TDPL's design only allows for entire synchronized classes (not separate synchronized and unsynchronized methods), which pair mutexes with the data they protect. This is more restrictive than exposing mutexes, but in a good way. We use such a library artifact in C++ at Facebook all the time, to great success.

People shouldn't create designs that have synchronized classes referring to one another naively. Designing with mutexes (explicit or implicit) will always create the possibility of deadlock, so examples how that could happen are easy to come across.

TDPL improves on deadlocks by introducing synchronized statements with more than one argument, see 13.15.

The implicit mutexes used by synchronized classes are recursive.


Andrei

May 30, 2012
On 5/30/12 5:43 AM, deadalnix wrote:
> It doesn't address most of the drawback cited. Notably the fact that
> every object have a monitor field, but most of them will not use it.

Once the TDPL design is implemented, we could look into eliminating that field for all but "synchronized" class. In the TDPL design, "synchronized" is a class-level attribute.

Andrei
May 30, 2012
On 5/30/12 5:43 AM, Regan Heath wrote:
> Not in all cases.

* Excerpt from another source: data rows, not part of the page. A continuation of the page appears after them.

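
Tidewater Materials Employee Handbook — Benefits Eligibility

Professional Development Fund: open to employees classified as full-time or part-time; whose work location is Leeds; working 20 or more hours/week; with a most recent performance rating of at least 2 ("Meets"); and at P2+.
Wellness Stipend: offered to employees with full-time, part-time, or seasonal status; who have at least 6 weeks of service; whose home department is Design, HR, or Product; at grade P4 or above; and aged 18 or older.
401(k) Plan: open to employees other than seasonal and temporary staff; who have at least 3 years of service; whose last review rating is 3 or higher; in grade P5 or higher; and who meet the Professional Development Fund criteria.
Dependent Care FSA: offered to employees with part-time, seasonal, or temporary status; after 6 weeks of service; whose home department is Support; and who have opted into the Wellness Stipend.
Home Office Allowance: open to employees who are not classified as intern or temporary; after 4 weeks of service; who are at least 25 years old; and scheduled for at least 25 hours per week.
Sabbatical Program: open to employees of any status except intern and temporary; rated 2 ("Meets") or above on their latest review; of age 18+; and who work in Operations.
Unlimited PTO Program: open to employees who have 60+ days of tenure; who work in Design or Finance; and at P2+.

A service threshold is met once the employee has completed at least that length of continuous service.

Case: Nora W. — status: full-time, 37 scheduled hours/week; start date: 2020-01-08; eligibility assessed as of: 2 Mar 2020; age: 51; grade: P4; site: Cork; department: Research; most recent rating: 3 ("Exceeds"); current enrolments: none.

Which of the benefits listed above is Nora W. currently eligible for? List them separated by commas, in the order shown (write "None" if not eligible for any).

Service from 2020-01-08 to 2 Mar 2020: 54 days.
Professional Development Fund — status full-time ✓; site Cork ✗ (not Leeds) → not eligible.
Wellness Stipend — status full-time ✓; service 54 days ≥ 6 weeks (≈42 days) ✓; dept Research ✗ → not eligible.
401(k) Plan — status full-time ✓ (not excluded); service 54 days < 3 years (≈1095 days) ✗ → not eligible.
Dependent Care FSA — status full-time ✗ (requires part-time, seasonal, or temporary) → not eligible.
Home Office Allowance — status full-time ✓ (not excluded); service 54 days ≥ 4 weeks (≈28 days) ✓; age 51 ≥ 25 ✓; 37 hrs/wk ≥ 25 ✓ → eligible.
Sabbatical Program — status full-time ✓ (not excluded); rating 3 ≥ 2 ✓; age 51 ≥ 18 ✓; dept Research ✗ → not eligible.
Unlimited PTO Program — service 54 days < 60 days ✗ → not eligible.

Home Office Allowance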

If you have a synchronized class, say a thread-safe
> container, which has a synchronized lookup and synchronized insert
> function, code like..
>
> if (!o.lookup(...))
> o.insert(...)
>
> obtains and releases the mutex twice each, and in between another thread
> could call o.insert() and insert the missing object - resulting in 2
> copies being inserted (or a duplicate insert exception being throw,
> or....).
>
> Now, the above is bad design, but the only other choice is to expose
> lock() and unlock() methods (or the mutex - back to square 1one) to
> allow locking around multiple class, but now the caller has to be
> careful to call unlock in all code paths. scope helps us in D, but this
> is actually the whole point of synchronized blocks - 1. ensuring the
> unlock always happens and 2. making the scope of the locking visible in
> the code.

There's a hybrid design available - a lock() operation may return a Locked!Type object which has a richer set of primitives. The implied understanding is that for the lifetime of that object, the underlying mutex is locked.